Валентина всегда торопилась, но Ирине Адамовне нужно было поговорить.

– Валя, – как-то сказала она, – я стала верить в бога.

– Решили, что бог есть?

– Нет, Валя, но у меня сейчас бывают такие состояния, когда хочется помолиться. А когда молишься – начинаешь верить. И знаешь, мне помогло. Я молюсь, чтобы бог дал мне дожить до тех пор, пока немцев погонят и Лариса сумеет взять к себе Милу. К моей соседке поселилась женщина-врач, очень хороший человек. Когда мне становится плохо, я стучу в стену, и она приходит. У меня терпнут руки, холодеют ноги, дыхание прерывается – вот-вот умру. А она мне говорит: «Ну вот и все в порядке. Это обычные симптомы вашей болезни. Еще немножко – и пройдет». Сядет ко мне на кровать, ноги укутает, даст что-то выпить. А мне нужно, чтобы живой человек рядом посидел. И она сидит терпеливо. Полчаса сидит: «Ну вот вам и легче». Я уж Милу подготавливаю, говорю: «Ты не бойся, это все естественно. Если ты проснешься, а я уже не буду живой, ты просто пойди и позови соседей». Денег только совсем нет. Вчера я собрала кое-какие вещички: Милкину блузку, из которой она уже выросла, носочки теплые, поехала на базар, стала около женской уборной – знаю, что там иногда спекулянтки стоят. Еле живая стою, а меня кто-то как тряхнет – женщина-милиционер. «Плати рубль!» – «Девочка, если бы у меня был этот рубль, я не стояла бы здесь!» – «Тогда уходи отсюда!» И так я от всего этого растерялась и испугалась, что уронила в эту грязь весь свой сверток.

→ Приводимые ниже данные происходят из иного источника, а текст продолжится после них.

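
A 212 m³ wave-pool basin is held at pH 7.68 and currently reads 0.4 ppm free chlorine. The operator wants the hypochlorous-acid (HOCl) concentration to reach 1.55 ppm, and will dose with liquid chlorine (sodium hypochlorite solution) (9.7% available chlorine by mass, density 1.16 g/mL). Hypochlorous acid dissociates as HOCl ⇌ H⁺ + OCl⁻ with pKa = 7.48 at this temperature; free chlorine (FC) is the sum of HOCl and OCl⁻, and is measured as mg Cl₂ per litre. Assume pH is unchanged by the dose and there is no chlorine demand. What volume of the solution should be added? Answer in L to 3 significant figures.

Volume: 212 m³ = 212,000 L.
[OCl⁻]/[HOCl] = 10^(pH − pKa) = 10^(7.68 − 7.48) = 1.585; fraction as HOCl = 1/(1 + 1.585) = 0.3869.
Free chlorine required for 1.55 ppm HOCl: 1.55 / 0.3869 = 4.007 ppm.
FC to add: 4.007 − 0.4 = 3.607 mg/L as Cl₂.
Cl₂ equivalent: 3.607 mg/L × 212,000 L = 764.6 g.
Product at 9.7% available Cl: 764.6 / 0.097 = 7882 g.
Volume: 7882 g ÷ 1.16 g/mL = 6795 mL.

6.80 L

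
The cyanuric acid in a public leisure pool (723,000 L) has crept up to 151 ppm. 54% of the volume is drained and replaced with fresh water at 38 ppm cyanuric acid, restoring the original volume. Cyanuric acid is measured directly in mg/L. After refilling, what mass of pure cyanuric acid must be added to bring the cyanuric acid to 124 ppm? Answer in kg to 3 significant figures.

24.6 kg

After draining 54% and refilling: 151 × 0.46 + 38 × 0.54 = 89.98 ppm.
Deficit to target: 124 − 89.98 = 34.02 mg/L.
Mass: 34.02 mg/L × 723,000 L = 24,600 g cyanuric acid.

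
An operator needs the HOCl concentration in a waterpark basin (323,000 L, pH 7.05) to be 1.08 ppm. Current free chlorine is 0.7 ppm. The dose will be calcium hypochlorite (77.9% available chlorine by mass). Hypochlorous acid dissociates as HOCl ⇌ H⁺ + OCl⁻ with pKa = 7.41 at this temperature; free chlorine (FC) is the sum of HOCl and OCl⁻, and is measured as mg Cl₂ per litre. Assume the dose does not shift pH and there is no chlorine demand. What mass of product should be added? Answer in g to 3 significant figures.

[OCl⁻]/[HOCl] = 10^(pH − pKa) = 10^(7.05 − 7.41) = 0.4365; fraction as HOCl = 1/(1 + 0.4365) = 0.6961.
Free chlorine required for 1.08 ppm HOCl: 1.08 / 0.6961 = 1.551 ppm.
FC to add: 1.551 − 0.7 = 0.8514 mg/L as Cl₂.
Cl₂ equivalent: 0.8514 mg/L × 323,000 L = 275 g.
Product at 77.9% available Cl: 275 / 0.779 = 353 g.

353 g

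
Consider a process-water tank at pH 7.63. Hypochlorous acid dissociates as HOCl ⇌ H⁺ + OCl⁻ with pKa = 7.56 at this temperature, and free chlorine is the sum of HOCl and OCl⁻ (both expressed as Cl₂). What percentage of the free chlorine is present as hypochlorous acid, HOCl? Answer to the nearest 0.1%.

[OCl⁻]/[HOCl] = 10^(pH − pKa) = 10^(7.63 − 7.56) = 10^0.07 = 1.175.
Fraction as HOCl = 1 / (1 + 1.175) = 0.4598.

46.0%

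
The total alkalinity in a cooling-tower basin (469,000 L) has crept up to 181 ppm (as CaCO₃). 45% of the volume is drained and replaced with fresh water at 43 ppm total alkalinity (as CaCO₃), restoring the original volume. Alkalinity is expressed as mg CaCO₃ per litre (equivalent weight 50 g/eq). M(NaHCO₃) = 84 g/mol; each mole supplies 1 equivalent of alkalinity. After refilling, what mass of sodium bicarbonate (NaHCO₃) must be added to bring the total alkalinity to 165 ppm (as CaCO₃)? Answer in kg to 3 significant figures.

After draining 45% and refilling: 181 × 0.55 + 43 × 0.45 = 118.9 ppm.
Deficit to target: 165 − 118.9 = 46.1 mg/L.
As CaCO₃: 46.1 mg/L × 469,000 L = 21,620 g; ÷ 50 g/eq ÷ 1 = 432.4 mol NaHCO₃.
Mass: 432.4 × 84 = 36,320 g.

36.3 kg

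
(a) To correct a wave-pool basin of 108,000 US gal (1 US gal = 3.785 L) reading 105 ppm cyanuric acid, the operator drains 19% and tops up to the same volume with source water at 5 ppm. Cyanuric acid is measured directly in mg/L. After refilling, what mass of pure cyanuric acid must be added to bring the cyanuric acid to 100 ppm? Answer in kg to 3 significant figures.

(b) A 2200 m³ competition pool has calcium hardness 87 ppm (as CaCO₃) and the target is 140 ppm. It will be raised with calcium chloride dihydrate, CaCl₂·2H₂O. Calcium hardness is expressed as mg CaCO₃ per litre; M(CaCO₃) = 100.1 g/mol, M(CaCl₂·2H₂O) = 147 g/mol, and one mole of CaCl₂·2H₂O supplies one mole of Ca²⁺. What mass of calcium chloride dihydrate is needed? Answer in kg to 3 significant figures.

(a) 5.72 kg; (b) 171 kg

(a) Volume: 108,000 US gal × 3.785 L/gal = 408,780 L.
(a) After draining 19% and refilling: 105 × 0.81 + 5 × 0.19 = 86 ppm.
(a) Deficit to target: 100 − 86 = 14 mg/L.
(a) Mass: 14 mg/L × 408,780 L = 5723 g cyanuric acid.

(b) Volume: 2200 m³ = 2,200,000 L.
(b) Hardness to add: (140 − 87) = 53 mg/L as CaCO₃ × 2,200,000 L = 116,600 g as CaCO₃.
(b) Moles of Ca²⁺ (1 mol Ca²⁺ ≡ 1 mol CaCO₃): 116,600 / 100.1 g/mol = 1165 mol.
(b) Mass of CaCl₂·2H₂O: 1165 × 147 = 171,200 g.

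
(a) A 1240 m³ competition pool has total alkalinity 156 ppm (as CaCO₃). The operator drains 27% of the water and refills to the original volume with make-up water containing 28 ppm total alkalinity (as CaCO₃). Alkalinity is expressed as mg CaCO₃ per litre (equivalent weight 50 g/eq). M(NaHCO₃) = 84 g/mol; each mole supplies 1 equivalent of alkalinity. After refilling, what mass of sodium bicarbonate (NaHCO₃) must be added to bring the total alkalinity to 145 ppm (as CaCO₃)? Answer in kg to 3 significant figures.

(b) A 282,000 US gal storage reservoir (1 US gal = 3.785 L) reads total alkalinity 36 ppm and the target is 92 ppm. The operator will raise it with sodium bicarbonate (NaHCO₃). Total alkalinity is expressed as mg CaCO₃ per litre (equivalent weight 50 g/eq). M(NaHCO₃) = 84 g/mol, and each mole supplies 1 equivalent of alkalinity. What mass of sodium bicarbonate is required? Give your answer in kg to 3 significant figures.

(a) 49.1 kg; (b) 100 kg

(a) Volume: 1240 m³ = 1,240,000 L.
(a) After draining 27% and refilling: 156 × 0.73 + 28 × 0.27 = 121.44 ppm.
(a) Deficit to target: 145 − 121.44 = 23.56 mg/L.
(a) As CaCO₃: 23.56 mg/L × 1,240,000 L = 29,210 g; ÷ 50 g/eq ÷ 1 = 584.3 mol NaHCO₃.
(a) Mass: 584.3 × 84 = 49,080 g.

(b) Volume: 282,000 US gal × 3.785 L/gal = 1,067,370 L.
(b) Alkalinity to add: (92 − 36) = 56 mg/L as CaCO₃ × 1,067,370 L = 59,770 g as CaCO₃.
(b) Equivalents: 59,770 g ÷ 50 g/eq = 1195 eq.
(b) NaHCO₃ supplies 1 eq per mole → 1195 mol.
(b) Mass: 1195 mol × 84 g/mol = 100,400 g.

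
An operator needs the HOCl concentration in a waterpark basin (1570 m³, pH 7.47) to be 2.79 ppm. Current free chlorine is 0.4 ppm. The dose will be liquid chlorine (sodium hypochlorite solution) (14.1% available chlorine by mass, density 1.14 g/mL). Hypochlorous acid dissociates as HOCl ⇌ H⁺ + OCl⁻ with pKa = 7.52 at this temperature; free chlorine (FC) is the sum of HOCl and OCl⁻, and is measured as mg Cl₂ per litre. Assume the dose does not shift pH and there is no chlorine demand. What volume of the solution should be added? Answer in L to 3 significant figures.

Volume: 1570 m³ = 1,570,000 L.
[OCl⁻]/[HOCl] = 10^(pH − pKa) = 10^(7.47 − 7.52) = 0.8913; fraction as HOCl = 1/(1 + 0.8913) = 0.5288.
Free chlorine required for 2.79 ppm HOCl: 2.79 / 0.5288 = 5.277 ppm.
FC to add: 5.277 − 0.4 = 4.877 mg/L as Cl₂.
Cl₂ equivalent: 4.877 mg/L × 1,570,000 L = 7656 g.
Product at 14.1% available Cl: 7656 / 0.141 = 54,300 g.
Volume: 54,300 g ÷ 1.14 g/mL = 47,630 mL.

47.6 L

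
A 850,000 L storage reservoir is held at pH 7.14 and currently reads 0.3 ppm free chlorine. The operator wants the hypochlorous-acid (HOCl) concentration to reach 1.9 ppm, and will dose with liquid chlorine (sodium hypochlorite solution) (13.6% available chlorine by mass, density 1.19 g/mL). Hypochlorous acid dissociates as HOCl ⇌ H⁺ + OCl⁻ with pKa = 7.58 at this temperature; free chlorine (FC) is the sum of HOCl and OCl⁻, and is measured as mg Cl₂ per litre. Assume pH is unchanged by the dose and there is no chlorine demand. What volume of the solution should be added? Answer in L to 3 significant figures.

12.0 L

[OCl⁻]/[HOCl] = 10^(pH − pKa) = 10^(7.14 − 7.58) = 0.3631; fraction as HOCl = 1/(1 + 0.3631) = 0.7336.
Free chlorine required for 1.9 ppm HOCl: 1.9 / 0.7336 = 2.59 ppm.
FC to add: 2.59 − 0.3 = 2.29 mg/L as Cl₂.
Cl₂ equivalent: 2.29 mg/L × 850,000 L = 1946 g.
Product at 13.6% available Cl: 1946 / 0.136 = 14,310 g.
Volume: 14,310 g ÷ 1.19 g/mL = 12,030 mL.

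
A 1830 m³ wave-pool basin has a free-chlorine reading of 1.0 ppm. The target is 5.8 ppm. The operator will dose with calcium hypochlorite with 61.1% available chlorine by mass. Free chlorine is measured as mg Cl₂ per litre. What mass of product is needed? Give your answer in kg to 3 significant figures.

Volume: 1830 m³ = 1,830,000 L.
Chlorine deficit: 5.8 − 1.0 = 4.8 ppm = 4.8 mg/L as Cl₂.
Cl₂ equivalent needed: 4.8 mg/L × 1,830,000 L = 8,784,000 mg = 8784 g.
Product at 61.1% available chlorine: 8784 / 0.611 = 14,380 g.

14.4 kg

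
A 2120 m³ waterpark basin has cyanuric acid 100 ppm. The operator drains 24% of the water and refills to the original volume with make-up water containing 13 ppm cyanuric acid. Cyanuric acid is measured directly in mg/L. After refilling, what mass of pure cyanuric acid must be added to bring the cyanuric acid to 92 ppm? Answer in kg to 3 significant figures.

27.3 kg

Volume: 2120 m³ = 2,120,000 L.
After draining 24% and refilling: 100 × 0.76 + 13 × 0.24 = 79.12 ppm.
Deficit to target: 92 − 79.12 = 12.88 mg/L.
Mass: 12.88 mg/L × 2,120,000 L = 27,310 g cyanuric acid.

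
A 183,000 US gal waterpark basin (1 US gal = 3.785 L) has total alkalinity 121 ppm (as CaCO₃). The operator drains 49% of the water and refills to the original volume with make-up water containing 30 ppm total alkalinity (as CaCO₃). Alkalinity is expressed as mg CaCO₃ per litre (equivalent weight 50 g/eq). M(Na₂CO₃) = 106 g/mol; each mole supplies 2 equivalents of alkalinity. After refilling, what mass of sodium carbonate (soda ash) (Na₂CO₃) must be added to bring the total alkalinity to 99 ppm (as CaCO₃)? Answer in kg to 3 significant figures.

16.6 kg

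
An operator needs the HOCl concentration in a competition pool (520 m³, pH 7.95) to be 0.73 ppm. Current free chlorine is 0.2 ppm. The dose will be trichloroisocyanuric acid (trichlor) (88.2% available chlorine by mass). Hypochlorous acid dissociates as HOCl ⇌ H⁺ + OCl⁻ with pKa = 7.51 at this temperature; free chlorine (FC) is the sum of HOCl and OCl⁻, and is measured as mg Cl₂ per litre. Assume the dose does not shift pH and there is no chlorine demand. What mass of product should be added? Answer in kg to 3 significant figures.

1.50 kg

Volume: 520 m³ = 520,000 L.
[OCl⁻]/[HOCl] = 10^(pH − pKa) = 10^(7.95 − 7.51) = 2.754; fraction as HOCl = 1/(1 + 2.754) = 0.2664.
Free chlorine required for 0.73 ppm HOCl: 0.73 / 0.2664 = 2.741 ppm.
FC to add: 2.741 − 0.2 = 2.541 mg/L as Cl₂.
Cl₂ equivalent: 2.541 mg/L × 520,000 L = 1321 g.
Product at 88.2% available Cl: 1321 / 0.882 = 1498 g.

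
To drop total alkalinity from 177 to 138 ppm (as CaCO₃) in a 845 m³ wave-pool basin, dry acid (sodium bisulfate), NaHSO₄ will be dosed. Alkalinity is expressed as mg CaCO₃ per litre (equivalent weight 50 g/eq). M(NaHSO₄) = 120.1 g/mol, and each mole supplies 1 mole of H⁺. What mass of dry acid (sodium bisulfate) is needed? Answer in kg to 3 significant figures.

Volume: 845 m³ = 845,000 L.
Alkalinity to neutralize: (177 − 138) = 39 mg/L as CaCO₃ × 845,000 L = 32,960 g as CaCO₃.
Equivalents of H⁺ required: 32,960 ÷ 50 g/eq = 659.1 eq = 659.1 mol NaHSO₄.
Mass of NaHSO₄: 659.1 × 120.1 = 79,160 g.

79.2 kg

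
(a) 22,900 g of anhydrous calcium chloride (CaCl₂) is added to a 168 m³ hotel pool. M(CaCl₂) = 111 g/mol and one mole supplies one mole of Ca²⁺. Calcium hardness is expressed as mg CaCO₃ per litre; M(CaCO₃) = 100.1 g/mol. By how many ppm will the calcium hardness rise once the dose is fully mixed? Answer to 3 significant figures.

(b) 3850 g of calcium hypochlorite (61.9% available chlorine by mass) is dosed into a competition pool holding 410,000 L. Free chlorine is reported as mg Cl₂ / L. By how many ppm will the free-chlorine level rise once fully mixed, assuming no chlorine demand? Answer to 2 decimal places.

(a) Volume: 168 m³ = 168,000 L.
(a) Moles of Ca²⁺: 22,900 g ÷ 111 g/mol = 206.3 mol.
(a) As CaCO₃: 206.3 mol × 100.1 g/mol = 20,650 g.
(a) Rise: 20,650 g / 168,000 L × 1000 = 122.9 mg/L.

(b) Available chlorine delivered: 3850 g × 0.619 = 2383 g as Cl₂.
(b) Concentration rise: 2383 g / 410,000 L = 5.813 mg/L = 5.81 ppm.

(a) 123 ppm; (b) 5.81 ppm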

Забывать стала. То есть все стала забывать. Пришла в аптеку, заплатила в кассу пятьдесят девять копеек, протягиваю продавщице чек и молчу. Она спрашивает: «Что вам?» А я не помню. Она меня торопит, у нее другие покупатели, а я ничего не могу вспомнить. Она мне стала называть: «Аспирин? Вазелин? Детская присыпка?» Весь свой прилавок перебрала, а я ничего не могу сказать. Она говорит: «Ну пойдите посидите, подумайте. Может быть, вспомните». Я села в стороне на скамеечку, а ко мне женщина подошла, у нее в авоське «пиретрум» – то, за чем я пришла! В другой раз в продуктовом магазине заплатила рубль двадцать, подошла к прилавку и, хоть убей меня, не могу вспомнить, зачем я сюда пришла. Стали мы с продавщицей перебирать, что бы могла купить на рубль двадцать. Взяла я пакет соли, принесла домой и до сих пор не уверена, что я за ним ходила в магазин.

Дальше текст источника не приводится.